Lügen

2.4K 77 2
                                    

Müde starre ich das Auto an. "Ich würde ja sagen, du sollst ihn nach der Wahrheit fragen, aber wenn er erfährt, dass wir beide gesprochen haben, wird er durchdrehen. Du musst für dich selbst entscheiden, zu wem du stehst.", fährt Etienne mit ruhiger Stimme fort. "Ich dachte, er wäre mein Freund, aber ich habe mich geirrt."

Mit langsam Schritten geht er in Richtung Tür. "Es tut mir Leid, was ich dir angetan habe, aber ich werde es wieder gut machen. Pass auf dich auf, bitte." Ich sehe ihm nach. "Wo willst du hin?" "Ich muss gehen. Das Licht in deinem Zimmer war zu lange an, sie werden Mat informiert haben." Und gerade, als er durch die Tür verschwinden will, halte ich ihn auf. "Du weißt, was Hitch mit diesen Mädchen macht, wozu er sie zwingt?", frage ich.
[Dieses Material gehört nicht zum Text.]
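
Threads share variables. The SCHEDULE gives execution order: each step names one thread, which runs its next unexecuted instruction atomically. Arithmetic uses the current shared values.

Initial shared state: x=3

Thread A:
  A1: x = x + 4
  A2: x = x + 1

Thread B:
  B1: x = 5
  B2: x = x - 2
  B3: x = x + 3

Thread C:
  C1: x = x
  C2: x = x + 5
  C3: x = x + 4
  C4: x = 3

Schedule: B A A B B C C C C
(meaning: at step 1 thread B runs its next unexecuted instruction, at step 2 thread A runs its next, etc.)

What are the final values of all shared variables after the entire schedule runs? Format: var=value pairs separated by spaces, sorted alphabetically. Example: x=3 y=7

Step 1: thread B executes B1 (x = 5). Shared: x=5. PCs: A@0 B@1 C@0
Step 2: thread A executes A1 (x = x + 4). Shared: x=9. PCs: A@1 B@1 C@0
Step 3: thread A executes A2 (x = x + 1). Shared: x=10. PCs: A@2 B@1 C@0
Step 4: thread B executes B2 (x = x - 2). Shared: x=8. PCs: A@2 B@2 C@0
Step 5: thread B executes B3 (x = x + 3). Shared: x=11. PCs: A@2 B@3 C@0
Step 6: thread C executes C1 (x = x). Shared: x=11. PCs: A@2 B@3 C@1
Step 7: thread C executes C2 (x = x + 5). Shared: x=16. PCs: A@2 B@3 C@2
Step 8: thread C executes C3 (x = x + 4). Shared: x=20. PCs: A@2 B@3 C@3
Step 9: thread C executes C4 (x = 3). Shared: x=3. PCs: A@2 B@3 C@4

Answer: x=3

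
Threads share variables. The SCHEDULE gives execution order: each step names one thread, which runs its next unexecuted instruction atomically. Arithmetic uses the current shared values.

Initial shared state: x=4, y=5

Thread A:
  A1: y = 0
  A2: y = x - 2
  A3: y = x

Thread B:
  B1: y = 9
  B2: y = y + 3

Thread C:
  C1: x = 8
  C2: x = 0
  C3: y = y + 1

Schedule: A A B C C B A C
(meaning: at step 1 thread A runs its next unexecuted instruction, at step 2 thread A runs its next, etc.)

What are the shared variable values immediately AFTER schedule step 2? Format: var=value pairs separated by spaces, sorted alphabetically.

Step 1: thread A executes A1 (y = 0). Shared: x=4 y=0. PCs: A@1 B@0 C@0
Step 2: thread A executes A2 (y = x - 2). Shared: x=4 y=2. PCs: A@2 B@0 C@0

Answer: x=4 y=2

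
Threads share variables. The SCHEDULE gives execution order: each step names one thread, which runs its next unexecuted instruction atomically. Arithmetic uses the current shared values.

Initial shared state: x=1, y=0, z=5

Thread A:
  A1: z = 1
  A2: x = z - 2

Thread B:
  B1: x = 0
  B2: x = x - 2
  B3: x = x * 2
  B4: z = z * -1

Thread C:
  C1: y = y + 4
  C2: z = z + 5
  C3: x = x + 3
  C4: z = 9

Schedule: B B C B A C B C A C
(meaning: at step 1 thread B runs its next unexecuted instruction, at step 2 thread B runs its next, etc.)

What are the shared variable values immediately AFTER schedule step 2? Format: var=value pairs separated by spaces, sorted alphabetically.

Answer: x=-2 y=0 z=5

Derivation:
Step 1: thread B executes B1 (x = 0). Shared: x=0 y=0 z=5. PCs: A@0 B@1 C@0
Step 2: thread B executes B2 (x = x - 2). Shared: x=-2 y=0 z=5. PCs: A@0 B@2 C@0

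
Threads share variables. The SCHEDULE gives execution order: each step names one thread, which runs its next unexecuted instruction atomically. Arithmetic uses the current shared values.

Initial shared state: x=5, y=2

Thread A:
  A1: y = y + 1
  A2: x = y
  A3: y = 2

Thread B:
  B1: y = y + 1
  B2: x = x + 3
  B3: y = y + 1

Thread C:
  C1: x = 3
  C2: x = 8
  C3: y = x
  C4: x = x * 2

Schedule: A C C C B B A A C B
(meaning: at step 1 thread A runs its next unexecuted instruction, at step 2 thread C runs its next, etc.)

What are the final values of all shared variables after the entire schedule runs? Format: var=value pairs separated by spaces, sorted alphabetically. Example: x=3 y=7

Answer: x=18 y=3

Derivation:
Step 1: thread A executes A1 (y = y + 1). Shared: x=5 y=3. PCs: A@1 B@0 C@0
Step 2: thread C executes C1 (x = 3). Shared: x=3 y=3. PCs: A@1 B@0 C@1
Step 3: thread C executes C2 (x = 8). Shared: x=8 y=3. PCs: A@1 B@0 C@2
Step 4: thread C executes C3 (y = x). Shared: x=8 y=8. PCs: A@1 B@0 C@3
Step 5: thread B executes B1 (y = y + 1). Shared: x=8 y=9. PCs: A@1 B@1 C@3
Step 6: thread B executes B2 (x = x + 3). Shared: x=11 y=9. PCs: A@1 B@2 C@3
Step 7: thread A executes A2 (x = y). Shared: x=9 y=9. PCs: A@2 B@2 C@3
Step 8: thread A executes A3 (y = 2). Shared: x=9 y=2. PCs: A@3 B@2 C@3
Step 9: thread C executes C4 (x = x * 2). Shared: x=18 y=2. PCs: A@3 B@2 C@4
Step 10: thread B executes B3 (y = y + 1). Shared: x=18 y=3. PCs: A@3 B@3 C@4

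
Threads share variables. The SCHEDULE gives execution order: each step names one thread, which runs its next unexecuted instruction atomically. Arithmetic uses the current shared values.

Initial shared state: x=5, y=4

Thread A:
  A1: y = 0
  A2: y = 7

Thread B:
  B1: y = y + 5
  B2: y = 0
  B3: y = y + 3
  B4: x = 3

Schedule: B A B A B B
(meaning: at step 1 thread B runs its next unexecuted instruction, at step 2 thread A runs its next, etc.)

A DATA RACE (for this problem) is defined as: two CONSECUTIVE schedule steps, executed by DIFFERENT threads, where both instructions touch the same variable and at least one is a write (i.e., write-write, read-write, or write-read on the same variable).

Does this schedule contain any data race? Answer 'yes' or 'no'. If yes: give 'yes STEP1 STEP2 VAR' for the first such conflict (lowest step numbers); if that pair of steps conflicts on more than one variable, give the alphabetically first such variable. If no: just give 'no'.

Steps 1,2: B(y = y + 5) vs A(y = 0). RACE on y (W-W).
Steps 2,3: A(y = 0) vs B(y = 0). RACE on y (W-W).
Steps 3,4: B(y = 0) vs A(y = 7). RACE on y (W-W).
Steps 4,5: A(y = 7) vs B(y = y + 3). RACE on y (W-W).
Steps 5,6: same thread (B). No race.
First conflict at steps 1,2.

Answer: yes 1 2 y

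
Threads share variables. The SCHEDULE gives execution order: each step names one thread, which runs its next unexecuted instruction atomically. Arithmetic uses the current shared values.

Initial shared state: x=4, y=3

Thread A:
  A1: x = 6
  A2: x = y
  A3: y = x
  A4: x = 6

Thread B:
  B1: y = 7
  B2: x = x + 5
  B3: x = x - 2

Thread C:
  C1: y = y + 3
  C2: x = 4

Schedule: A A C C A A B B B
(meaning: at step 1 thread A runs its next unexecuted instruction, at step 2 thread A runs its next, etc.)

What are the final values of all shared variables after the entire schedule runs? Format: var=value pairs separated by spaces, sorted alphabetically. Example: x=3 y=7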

Zögernd nickt er. "Er wollte das mit mir machen, Etienne. Wusstest du das?" Er beißt sich auf die Unterlippe und öffnet die Tür. "Das hätte ich nie zugelassen, lieber wäre ich gestorben." Er betritt den Flur und bevor er die Tür schließt, schaut er mir noch einmal in die Augen. "Er verschweigt dir einiges, Julie. Genau in diesem Moment." 

Ich starre ein paar Minuten die geschlossene Tür an, durch die er verschwunden ist. Zitternd drehe ich mich wieder zum Fenster und beobachte den Van. Die Straße wird von neuen Lichtern erhellt und kurz darauf bleibt ein dunkles Auto vor dem Van stehen. Als die Beleuchtung im Innenraum angeht, setzt mein Herz einen Moment aus. Es ist Mat. Er hat seine Cap zwar tief ins Gesicht gezogen, doch ich würde ihn immer erkennen. Als er aussteigt, schaut er direkt zu meinem Fenster und ich ducke mich schnell.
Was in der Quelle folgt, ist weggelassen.